Conceptualizing inequality in migration studies has never been an easy task. In this regards, Prof. Davies questioned, by using a social-class approach, the favorable perception often given those who successfully leave (migrants) compared to those who cannot. In some cases, for instance, such as in the UK or Bulgaria, even when a migrant becomes a citizen of the host country he or she always remains seen as a migrant, limiting their integration. In his speech, Prof. Davies discussed to what extent migration may be considered a privilege because, in some cases, law creates class differences, those who are mobile are sometimes considered a class apart.

 “What is inequality and what is privilege?”, Prof. Davies questioned, giving room to discussion amongst the audience.

Various approaches have been adopted to understand constitutional, substantive, procedural and process-oriented approaches to identifying European disintegration. In her speech, Ms. Mariana Mykyliuk  (University of Salzburg) referred to regulation gaps in the Schengen area to identify inequalities in the right to freedom of movement. We could advert that the covid crisis has uncovered unjustified discrimination responses to intra-mobility in the EU. Still public order and security remain as national competence of the Member States and in situation of crises there is a lack of common response. Her research gives room to future investigation about health policy competences in crisis management situations and how to avoid an overlapping to the freedom of movement.

Inequalities in mobility regulations’ narratives

Panel 13 “Inequality, global mobility and the EU” offered a rich discussion about recent regulation developments in migration in both national and EU levels. This Panel, chaired by Prof. Trauner (VUB), aimed to explore some aspects of recent developments in EU mobility, presenting different theoretical models. Presenters explained how the institutional framework both at the EU and national levels produces inequalities in migration phenomena. By exploring narratives about and around regulations, some interesting insights arise: some migration regulations do not fit with social inequalities and the “problèmatique” behind it.
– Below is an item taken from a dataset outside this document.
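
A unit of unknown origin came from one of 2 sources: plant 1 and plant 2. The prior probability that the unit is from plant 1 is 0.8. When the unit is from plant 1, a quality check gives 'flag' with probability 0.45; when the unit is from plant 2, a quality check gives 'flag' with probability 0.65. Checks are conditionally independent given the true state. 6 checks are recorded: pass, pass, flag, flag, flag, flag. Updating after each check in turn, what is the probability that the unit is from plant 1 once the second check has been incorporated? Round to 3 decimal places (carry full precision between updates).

After 'pass': P(plant 1) = 0.55·0.8000 / (0.55·0.8000 + 0.35·0.2000) ≈ 0.8627
After 'pass': P(plant 1) = 0.55·0.8627 / (0.55·0.8627 + 0.35·0.1373) ≈ 0.9081

0.908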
At the EU level, Mr. Ahmad-Yar (VUB) analyzed past EU migration and asylum legal measures through the case study of the EU New Pact on Migration (NPM), comparing it with other past EU legal measures. The 2015-2016 crisis is taken as reference point where some legal measures such as the Refugee Emergency Relocation scheme were adopted in other to face up with the challenging situation. Through a comparison with other refugee emergency-related measures, the Pact, concluded Mr. Ahmad-Yar; misses the chance to focus on important issues such as external solidarity, root causes of migration or long-term programme for future migration challenges.

“The Pact is already challenged to respond the contemporary migration crisis”, Mr. Ahmad-Yar claimed

Turning the discussion to labour migration, Prof. Susanne K. Schmidt (University of Bremen) presented the cases of Poland and Slovenia to put on the floor an analysis about Western-Eastern countries’ relationship in third-country posting. Making an intra-comparison among Eastern countries, Slovenia seems more cooperative towards Western demands to restrict access to visas; on the other hand, Poland appears to have less constraints when it comes to granting visas, thus increasing the capital-labour conflict between the West and the East as Eastern region heterogeneity on this issue may appear to be a problem.

There are no expectations about Eastern Member States to curb third-country posting, said Prof. Schmidt.

Last but not least, Ms. Ayesha Riaz (Queen Mary University of London) explained thorough a comprehensive presentation how in the UK  legal aid regulations have been developing in relation to asylum seekers and undocumented/irregular migrants. Based on historical frames (from 1945 to 2020), we can see how bureaucratization has increased, leading to transforming solicitors into civil servants.

Recently, some external factors such as Covid crisis has led to less bureaucracy and more flexibility in the procedures related to client signatures and office requirements, said Ms Riaz.